I think the thing that’s informative here was they came down to five questions that they really need to look at. What are the available multi-domain screening tools to identify social risk and what do they identify? Which ones have been evaluated? What are the effects of improvements? What are their perceived or potential challenges to implementation? What are the challenges of unintended consequences of screening and interventions for social risk factors?

What they ultimately came down to in toto, as far as my reading of this is concerned, is that many of these screening tools that they are talking about are going to add a rather significant burden to primary care practices, who are the ones who are called upon to implement USPSTF recommendations. What are you going to do? Hire somebody who is just going to implement all of these screening tools.
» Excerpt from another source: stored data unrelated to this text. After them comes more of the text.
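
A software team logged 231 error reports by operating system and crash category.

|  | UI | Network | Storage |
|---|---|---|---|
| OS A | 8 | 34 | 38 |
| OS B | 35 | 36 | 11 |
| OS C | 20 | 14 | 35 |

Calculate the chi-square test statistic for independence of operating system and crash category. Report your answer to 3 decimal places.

41.496

Row totals: 80, 82, 69. Column totals: 63, 84, 84. Grand total N = 231.
Expected counts (row total × column total / N):
  OS A, UI: 80×63/231 = 21.81818
  OS A, Network: 80×84/231 = 29.09091
  OS A, Storage: 80×84/231 = 29.09091
  OS B, UI: 82×63/231 = 22.36364
  OS B, Network: 82×84/231 = 29.81818
  OS B, Storage: 82×84/231 = 29.81818
  OS C, UI: 69×63/231 = 18.81818
  OS C, Network: 69×84/231 = 25.09091
  OS C, Storage: 69×84/231 = 25.09091
Contributions (O − E)²/E:
  (8 − 21.81818)²/21.81818 = 8.7515
  (34 − 29.09091)²/29.09091 = 0.8284
  (38 − 29.09091)²/29.09091 = 2.7284
  (35 − 22.36364)²/22.36364 = 7.1401
  (36 − 29.81818)²/29.81818 = 1.2816
  (11 − 29.81818)²/29.81818 = 11.8761
  (20 − 18.81818)²/18.81818 = 0.0742
  (14 − 25.09091)²/25.09091 = 4.9025
  (35 − 25.09091)²/25.09091 = 3.9134
χ² = 8.7515 + 0.8284 + 2.7284 + 7.1401 + 1.2816 + 11.8761 + 0.0742 + 4.9025 + 3.9134 = 41.496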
There are a lot of screening tools. I think they also admit that there is not a lot of evidence yet for which one of these things is the best or if more than one of them is the best. We are starting on this issue of social risk factors and their impact on health, but I don’t think we’re there yet.

Rick: We are just at the very start of this path. Specifically, the social risk factors that they looked at influenced health outcomes are housing instability, food insecurity, transportation difficulties, utility needs, interpersonal safety, education, and financial strain. You don’t have to think very hard before you realize that these things do affect health outcomes.

But as you said, the person who oftentimes needs to screen for these, the primary care physician, is not the person that can change those things. Then, by the way, how do you measure the health outcomes to find out whether your intervention has been successful or not? That’s why I say we’re really at the very beginning.

Elizabeth: They also admit that the racial and ethnic groups are sometimes all the rest of these things, a proxy for that.

Rick: Right. Another thing they highlighted is many of the studies done are just observational studies, but no comparison. You really don’t know whether what they are doing is actually improving health outcomes or not. Those of us delivering healthcare realize how important addressing these are to resolving the healthcare disparities we see across the United States.

Elizabeth: No more profoundly than we see them today. On that note, that’s a look at this week’s medical headlines from Texas Tech. I am Elizabeth Tracey.

Rick: I am Rick Lange. Y’all listen up and make healthy choices.